Another insider said India has told the EU that it would lift quarantine for anyone carrying the EU Digital Covid Certificate if Indians were allowed equal access.
‘We have also conveyed to EU Member States that India will institute a reciprocal policy for recognition of the EU Digital Covid Certificate,’ the source said.
Friction has emerged elsewhere over the issue, with Covid vaccine facility Covax urging leaders to consider all people inoculated with products approved by WHO equally.
The Covishield jab was widely provided to people who live in Africa, and Covax says the EMA’s decision to not authorise it discriminates against low-income countries.

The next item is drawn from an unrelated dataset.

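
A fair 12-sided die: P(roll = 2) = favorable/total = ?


Favorable outcomes (roll = 2): 1
Total outcomes = 12
P = 1/12 = 0.0833

P = 0.0833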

‘Any measure that only allows people protected by a subset of WHO-approved vaccines to benefit from the re-opening of travel into and with that region would effectively create a two-tier system,’ a statement said.
That would widen ‘the global vaccine divide’ and exacerbate ‘inequities we have already seen in the distribution of Covid-19 vaccines,’ it added.
A spokesperson for the European Commission said entry into the EU should be allowed to people ‘fully vaccinated with one of the vaccines authorised in the EU.’
The Department for Health has refused to say exactly how many doses of the Indian-made jab have been administered in the UK, but five million were imported in 2021.
A statement said: ‘As we continue to cautiously reopen international travel, NHS Covid Pass will be a key service that allows people to demonstrate their Covid-19 vaccination status.’
It added that all AstraZeneca doses used in the UK will appear under the European name – Vaxzevria – on the NHS app, even if they were made in India.
They can, therefore, only be identified by the batch number.